We can then look at some of the attibutes of the imported data:

>>> d.variables_ca()
('caseid', 'altid', 'casenum', 'altnum', 'chose', 'ivtt', 'ovtt', 'tottime', 'totcost')
>>> d.variables_co()
('caseid', 'casenum', 'hhid', 'perid', 'numalts', 'dist', 'wkzone', 'hmzone', 'rspopden', 'rsempden', 'wkpopden', 'wkempden', 'vehavdum', 'femdum', 'age', 'drlicdum', 'noncadum', 'numveh', 'hhsize', 'hhinc', 'famtype', 'hhowndum', 'numemphh', 'numadlt', 'nmlt5', 'nm5to11', 'nm12to16', 'wkccbd', 'wknccbd', 'corredis', 'vehbywrk', 'vocc', 'wgt')
>>> d.alternative_codes()
(1, 2, 3, 4, 5, 6)
>>> d.alternative_names()
('1', '2', '3', '4', '5', '6')

Larch automatically analyzed the data file to find variables that do not vary within cases, and transformed those into idco format variables.
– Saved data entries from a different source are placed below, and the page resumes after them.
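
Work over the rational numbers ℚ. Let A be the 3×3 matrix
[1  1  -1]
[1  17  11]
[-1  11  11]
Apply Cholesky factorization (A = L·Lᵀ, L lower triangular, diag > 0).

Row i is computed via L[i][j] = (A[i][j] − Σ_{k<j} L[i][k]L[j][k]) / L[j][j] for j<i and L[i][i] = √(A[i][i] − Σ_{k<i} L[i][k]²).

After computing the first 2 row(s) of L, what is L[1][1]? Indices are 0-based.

Step 1: L[0][0] = √(1) = 1.
  L[1][0] = (1) / L[0][0] = 1.
Step 2: L[1][1] = √(16) = 4.

L[1][1] = 4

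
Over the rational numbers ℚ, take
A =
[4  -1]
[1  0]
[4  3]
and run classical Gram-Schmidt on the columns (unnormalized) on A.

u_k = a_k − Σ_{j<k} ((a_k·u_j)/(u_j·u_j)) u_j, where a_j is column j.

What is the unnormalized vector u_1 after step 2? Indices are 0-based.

Step 1: u_0 = a_0 = (4, 1, 4).
Step 2: u_1 = a_1 − (8/33)·u_0 = (-65/33, -8/33, 67/33).

u_1 = (-65/33, -8/33, 67/33)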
If you would prefer that Larch not do this (there are a variety of reasons why you might not want this) you can set the keyword argument tablename_co to none:

>>> d1 = larch.DB.CSV_idca("MTCwork.csv.gz", tablename_co=None, caseid="casenum", altid="altnum", choice="chose")
>>> d1.variables_ca()
('caseid', 'altid', 'casenum', 'altnum', 'chose', 'ivtt', 'ovtt', 'tottime', 'totcost', 'hhid', 'perid', 'numalts', 'dist', 'wkzone', 'hmzone', 'rspopden', 'rsempden', 'wkpopden', 'wkempden', 'vehavdum', 'femdum', 'age', 'drlicdum', 'noncadum', 'numveh', 'hhsize', 'hhinc', 'famtype', 'hhowndum', 'numemphh', 'numadlt', 'nmlt5', 'nm5to11', 'nm12to16', 'wkccbd', 'wknccbd', 'corredis', 'vehbywrk', 'vocc', 'wgt')
>>> d1.variables_co()
('caseid',)
>>> d1.alternative_codes()
(1, 2, 3, 4, 5, 6)
>>> d1.alternative_names()
('1', '2', '3', '4', '5', '6')

In this case the set of variables in the idco table isn’t actually empty, because that table is actually now expressed as a special view of the single idca table:

>>> d1.queries.qry_idco()
'SELECT DISTINCT caseid AS caseid FROM (SELECT casenum AS caseid, altnum AS altid, * FROM data)'

In either case, the set of all possible alternatives is deduced automatically from all the values in the altid column. However, the alterative names are not very descriptive when they are set automatically, as the csv data file does not have enough information to tell what each alternative code number means.